DETROIT — Uber and Lyft are still struggling to bring back drivers, which is leading to a surge in pricing and longer wait times, driving people towards potentially dangerous decisions.
According to a new study from the University of California, in 2019 Uber reduced alcohol-related traffic deaths by 6.1%, equating to 214 lives saved. The state also says Uber helped lower overall US-related traffic deaths by 4%.
Uber and Lyft both have no plans to cap and reduce surge pricing. Both sent 7 Action News statements stating the more drivers that are hired over time to more balanced the market will became.
A statement from Hayley Prim, Police Manager from Uber reading: “With the city’s economy bouncing back and vaccination rates increasing, drivers are returning to Uber in force to take advantage of higher earnings opportunities from our driver stimulus while they are still available.”

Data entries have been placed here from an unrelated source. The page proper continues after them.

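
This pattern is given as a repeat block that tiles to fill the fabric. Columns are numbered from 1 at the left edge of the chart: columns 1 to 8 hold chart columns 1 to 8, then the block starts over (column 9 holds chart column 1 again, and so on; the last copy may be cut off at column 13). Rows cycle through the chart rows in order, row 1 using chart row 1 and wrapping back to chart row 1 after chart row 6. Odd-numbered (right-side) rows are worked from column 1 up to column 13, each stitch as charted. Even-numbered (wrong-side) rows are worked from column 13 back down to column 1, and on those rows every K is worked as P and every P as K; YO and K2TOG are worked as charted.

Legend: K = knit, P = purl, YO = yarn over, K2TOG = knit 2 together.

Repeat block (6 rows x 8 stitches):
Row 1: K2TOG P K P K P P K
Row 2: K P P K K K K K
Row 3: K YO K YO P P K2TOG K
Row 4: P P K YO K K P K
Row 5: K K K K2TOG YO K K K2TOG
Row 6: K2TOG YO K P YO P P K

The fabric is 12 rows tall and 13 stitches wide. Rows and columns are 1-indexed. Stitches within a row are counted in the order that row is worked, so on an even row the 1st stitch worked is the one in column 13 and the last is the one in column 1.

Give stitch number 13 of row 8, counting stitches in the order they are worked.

== STITCH ==
P

Derivation:
Row 8: (8-1) mod 6 = 1, so use chart row 2. Even row -> WS.
Chart row 2 tiled across columns 1-13: K P P K K K K K K P P K K
Wrong side: read the tiled row from column 13 down to 1 and exchange K with P (leave YO, K2TOG).
Row 8 as worked: P P K K P P P P P P K K P
The 13th stitch worked is P.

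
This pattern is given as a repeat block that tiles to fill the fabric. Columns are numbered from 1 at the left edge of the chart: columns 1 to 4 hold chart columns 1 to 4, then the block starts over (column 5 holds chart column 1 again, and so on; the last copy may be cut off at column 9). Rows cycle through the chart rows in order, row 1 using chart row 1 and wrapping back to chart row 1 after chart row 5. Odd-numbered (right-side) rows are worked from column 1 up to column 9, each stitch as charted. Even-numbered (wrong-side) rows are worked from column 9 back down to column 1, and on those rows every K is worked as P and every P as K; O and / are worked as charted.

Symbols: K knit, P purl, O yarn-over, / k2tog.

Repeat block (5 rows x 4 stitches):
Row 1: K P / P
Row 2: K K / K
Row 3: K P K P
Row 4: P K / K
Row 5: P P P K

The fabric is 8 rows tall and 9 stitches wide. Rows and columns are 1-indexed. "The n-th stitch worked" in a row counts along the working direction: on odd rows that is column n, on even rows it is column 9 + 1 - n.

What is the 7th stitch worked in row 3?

== STITCH ==
K

Derivation:
For row 3: chart row = ((3-1) mod 5) + 1 = 3; this is a RS (odd) row.
Chart row 3 tiled across columns 1-9: K P K P K P K P K
RS row: no reversal, no swap; stitch n worked = column n.
Stitch 7 in working order -> K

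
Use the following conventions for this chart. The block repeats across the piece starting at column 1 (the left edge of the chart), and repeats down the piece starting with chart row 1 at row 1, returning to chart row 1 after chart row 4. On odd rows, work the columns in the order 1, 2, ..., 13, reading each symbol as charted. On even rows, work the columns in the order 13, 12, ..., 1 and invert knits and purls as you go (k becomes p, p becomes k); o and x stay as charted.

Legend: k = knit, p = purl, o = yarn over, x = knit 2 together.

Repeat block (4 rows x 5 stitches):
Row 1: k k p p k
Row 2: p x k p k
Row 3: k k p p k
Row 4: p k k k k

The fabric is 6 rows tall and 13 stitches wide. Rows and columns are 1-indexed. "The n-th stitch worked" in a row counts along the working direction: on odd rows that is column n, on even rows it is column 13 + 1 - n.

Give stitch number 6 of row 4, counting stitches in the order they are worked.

Result:
p

Derivation:
Row 4 uses chart row ((4-1) mod 4)+1 = 4. Row 4 is even, so WS.
Chart row 4 tiled across columns 1-13: p k k k k p k k k k p k k
WS row: flip the tiled sequence (start at column 13) and apply k<->p; o and x stay.
Row 4 as worked: p p k p p p p k p p p p k
Counting 6 along the worked row gives p.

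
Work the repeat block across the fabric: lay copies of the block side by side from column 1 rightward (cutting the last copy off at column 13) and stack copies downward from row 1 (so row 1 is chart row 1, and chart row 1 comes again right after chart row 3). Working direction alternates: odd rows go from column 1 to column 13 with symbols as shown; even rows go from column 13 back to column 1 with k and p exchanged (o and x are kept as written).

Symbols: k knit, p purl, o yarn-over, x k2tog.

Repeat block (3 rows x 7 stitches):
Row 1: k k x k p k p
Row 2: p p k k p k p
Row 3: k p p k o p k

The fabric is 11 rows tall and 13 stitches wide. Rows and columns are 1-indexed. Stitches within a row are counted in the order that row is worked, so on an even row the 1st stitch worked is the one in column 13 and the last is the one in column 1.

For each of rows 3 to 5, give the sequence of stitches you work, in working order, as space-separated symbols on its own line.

Rows as worked:
k p p k o p k k p p k o p
p k p x p p k p k p x p p
p p k k p k p p p k k p k

Derivation:
Row 3: chart row 3, RS - tile across columns 1-13 and work as-is.
Row 4: chart row 1, WS - tiled (columns 1-13): k k x k p k p k k x k p k; work from column 13 back to 1 with k<->p swapped.
Row 5: chart row 2, RS - tile across columns 1-13 and work as-is.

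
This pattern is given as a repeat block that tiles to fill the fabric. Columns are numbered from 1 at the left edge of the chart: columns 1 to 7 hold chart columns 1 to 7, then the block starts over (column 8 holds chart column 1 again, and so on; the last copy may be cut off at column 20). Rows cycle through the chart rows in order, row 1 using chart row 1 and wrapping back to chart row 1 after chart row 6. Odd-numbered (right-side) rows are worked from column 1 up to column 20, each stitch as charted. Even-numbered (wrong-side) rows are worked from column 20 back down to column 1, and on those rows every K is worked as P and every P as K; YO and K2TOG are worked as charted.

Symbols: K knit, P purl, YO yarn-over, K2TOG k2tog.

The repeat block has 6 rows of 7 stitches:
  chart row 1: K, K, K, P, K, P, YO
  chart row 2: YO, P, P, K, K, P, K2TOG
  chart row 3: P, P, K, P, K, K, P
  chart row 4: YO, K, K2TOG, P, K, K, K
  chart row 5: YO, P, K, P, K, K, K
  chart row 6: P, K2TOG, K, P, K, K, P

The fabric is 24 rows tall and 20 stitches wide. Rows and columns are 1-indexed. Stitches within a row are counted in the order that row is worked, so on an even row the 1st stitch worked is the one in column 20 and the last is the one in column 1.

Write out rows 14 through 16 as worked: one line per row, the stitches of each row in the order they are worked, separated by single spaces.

Row 14: chart row 2, WS - tiled (columns 1-20): YO P P K K P K2TOG YO P P K K P K2TOG YO P P K K P; work from column 20 back to 1 with K<->P swapped.
Row 15: chart row 3, RS - tile across columns 1-20 and work as-is.
Row 16: chart row 4, WS - tiled (columns 1-20): YO K K2TOG P K K K YO K K2TOG P K K K YO K K2TOG P K K; work from column 20 back to 1 with K<->P swapped.

Result:
K P P K K YO K2TOG K P P K K YO K2TOG K P P K K YO
P P K P K K P P P K P K K P P P K P K K
P P K K2TOG P YO P P P K K2TOG P YO P P P K K2TOG P YO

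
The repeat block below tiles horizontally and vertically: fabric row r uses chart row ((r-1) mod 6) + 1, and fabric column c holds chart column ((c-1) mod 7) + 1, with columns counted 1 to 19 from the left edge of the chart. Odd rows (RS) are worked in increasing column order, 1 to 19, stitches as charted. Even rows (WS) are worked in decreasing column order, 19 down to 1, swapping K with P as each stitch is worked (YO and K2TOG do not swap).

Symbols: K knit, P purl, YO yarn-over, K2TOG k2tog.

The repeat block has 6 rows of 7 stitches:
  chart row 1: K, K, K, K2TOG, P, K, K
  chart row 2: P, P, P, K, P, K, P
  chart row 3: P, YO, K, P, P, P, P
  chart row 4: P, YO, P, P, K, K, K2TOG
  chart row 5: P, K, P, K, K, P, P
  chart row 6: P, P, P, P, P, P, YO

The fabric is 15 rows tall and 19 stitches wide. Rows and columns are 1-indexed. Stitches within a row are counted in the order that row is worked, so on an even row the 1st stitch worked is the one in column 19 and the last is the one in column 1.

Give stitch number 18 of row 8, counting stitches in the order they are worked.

Row 8 uses chart row ((8-1) mod 6)+1 = 2. Row 8 is even, so WS.
Chart row 2 tiled across columns 1-19: P P P K P K P P P P K P K P P P P K P
Wrong side: read the tiled row from column 19 down to 1 and exchange K with P (leave YO, K2TOG).
Row 8 as worked: K P K K K K P K P K K K K P K P K K K
The 18th stitch worked is K.

Stitch:
K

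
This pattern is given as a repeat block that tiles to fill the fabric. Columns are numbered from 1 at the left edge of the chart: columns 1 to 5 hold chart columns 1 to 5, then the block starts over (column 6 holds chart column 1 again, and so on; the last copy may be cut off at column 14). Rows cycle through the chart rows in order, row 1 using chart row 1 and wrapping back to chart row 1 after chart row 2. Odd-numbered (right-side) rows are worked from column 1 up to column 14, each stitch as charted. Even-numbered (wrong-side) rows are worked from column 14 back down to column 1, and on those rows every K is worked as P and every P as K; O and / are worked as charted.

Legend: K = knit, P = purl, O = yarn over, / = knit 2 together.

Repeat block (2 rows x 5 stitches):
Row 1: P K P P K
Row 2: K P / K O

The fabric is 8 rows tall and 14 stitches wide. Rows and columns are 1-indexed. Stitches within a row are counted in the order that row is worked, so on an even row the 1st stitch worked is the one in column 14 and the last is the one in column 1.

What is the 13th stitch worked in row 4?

== STITCH ==
K

Derivation:
Row 4 uses chart row ((4-1) mod 2)+1 = 2. Row 4 is even, so WS.
Chart row 2 tiled across columns 1-14: K P / K O K P / K O K P / K
Wrong side: read the tiled row from column 14 down to 1 and exchange K with P (leave O, /).
Row 4 as worked: P / K P O P / K P O P / K P
Stitch 13 in working order -> K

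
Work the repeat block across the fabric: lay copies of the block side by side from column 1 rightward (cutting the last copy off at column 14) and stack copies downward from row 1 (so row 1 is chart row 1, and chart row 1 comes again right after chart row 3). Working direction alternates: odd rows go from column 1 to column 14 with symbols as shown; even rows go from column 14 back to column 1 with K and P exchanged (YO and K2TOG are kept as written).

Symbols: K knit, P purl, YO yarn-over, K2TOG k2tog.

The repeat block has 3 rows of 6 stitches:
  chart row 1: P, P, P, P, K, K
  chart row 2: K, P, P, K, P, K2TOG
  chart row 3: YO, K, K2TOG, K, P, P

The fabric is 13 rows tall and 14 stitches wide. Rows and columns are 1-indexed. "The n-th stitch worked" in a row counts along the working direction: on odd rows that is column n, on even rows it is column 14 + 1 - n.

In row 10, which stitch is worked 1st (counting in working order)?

For row 10: chart row = ((10-1) mod 3) + 1 = 1; this is a WS (even) row.
Chart row 1 tiled across columns 1-14: P P P P K K P P P P K K P P
WS: work from column 14 back to column 1 (reverse the tiled row), swapping K<->P (YO and K2TOG unchanged).
Row 10 as worked: K K P P K K K K P P K K K K
Stitch 1 in working order -> K

Stitch:
K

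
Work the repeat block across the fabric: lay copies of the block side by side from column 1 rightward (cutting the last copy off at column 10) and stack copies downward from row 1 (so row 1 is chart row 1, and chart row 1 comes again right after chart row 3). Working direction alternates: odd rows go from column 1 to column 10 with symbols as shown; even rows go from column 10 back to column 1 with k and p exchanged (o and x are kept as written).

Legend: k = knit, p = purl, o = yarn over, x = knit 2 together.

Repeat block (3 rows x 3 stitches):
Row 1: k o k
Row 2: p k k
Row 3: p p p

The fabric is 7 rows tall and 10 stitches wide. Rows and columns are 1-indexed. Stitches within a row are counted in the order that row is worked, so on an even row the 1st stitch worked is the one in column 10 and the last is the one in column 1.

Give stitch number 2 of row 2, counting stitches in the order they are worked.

For row 2: chart row = ((2-1) mod 3) + 1 = 2; this is a WS (even) row.
Chart row 2 tiled across columns 1-10: p k k p k k p k k p
Wrong side: read the tiled row from column 10 down to 1 and exchange k with p (leave o, x).
Row 2 as worked: k p p k p p k p p k
The 2nd stitch worked is p.

== STITCH ==
p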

Statement from a Lyft spokesperson: “In the spring, as vaccines rolled out and people started moving again, we began to see the demand for rides outpace the number of available drivers. We’ve added thousands of drivers in the past few weeks and it’s already leading to a better rider experience with wait times down more than 15% nationwide, and down 35% in some major markets. For drivers, it continues to be a great time to drive with drivers in top markets earning significantly more than they were pre-pandemic.”
But for those who depend on Uber or Lyft, like Alberto Hicks, their wallets are hurting.
“Sometimes the prices end up fluctuating do to certain small circumstances, due to the flooding we had a few weeks ago, it shot up from the normal $20 and some change all the way to $250,” said Hicks.
For driver Chris Welch, who works as a mortgage loan officer and drives Lyft on the side, he has notice less tips and says he does not know when surge pricing happens.
“I mean like if it is opening day I know, but no as a driver it doesn’t say anything really,” said Welch.
Welch did say he has made more money now than when is started driving Lyft three years ago because of special bonus. For example, if you give a set amount of rides in a row or in a week you can make extra cash.
Higher prices are hitting hard here in metro Detroit, where public transportation is already lacking.
“A lot of people are pretty surprised when they come from other big cities to Detroit how limited our options are,” said Megan Owens.
Megan Owens is the Executive Director of Transportation Riders United, a non-profit dedicated to bettering public transportation. She laid out a few other modes of transportation, for example SMARTBUS or DDOT.
There are still some cab companies around, but you’ll likely have to call them a head of time. There are also scooters and bikes available for rent.
“The MOGO is a bike share that has extended not only from downtown and midtown Detroit but up in the Ferndale, Royal Oak, Berkley area,” said Owens.
Getting where you need to go shorter distances is proving to be a bit easier than longer distances. For example, SMART rolled out their “Flex” option not too long ago for rides. However right now it’s only operational in certain areas, like Troy and Dearborn.
Some of these options are better during the day than if you are going out on the night on the town. If you are planning on staying out late and drinking, just remember Uber and Lyft is still cheaper than getting pulled over.
“That $75 Uber ride might seem scary but losing your license over a DUI is a heck of a lot worse,” said Owens.
Lyft does have a wait and save option, which allows you to wait for a cheaper ride.
In the past both Uber and Lyft allowed ride sharing between app users which helped lower costs. However, because of the pandemic that option has been suspended until further notice.
As for how long these prices will last, Lyft’s CEO said at a recent event he expects the supply and demand in riders and drivers to be more balanced in the next few months helping balance the prices.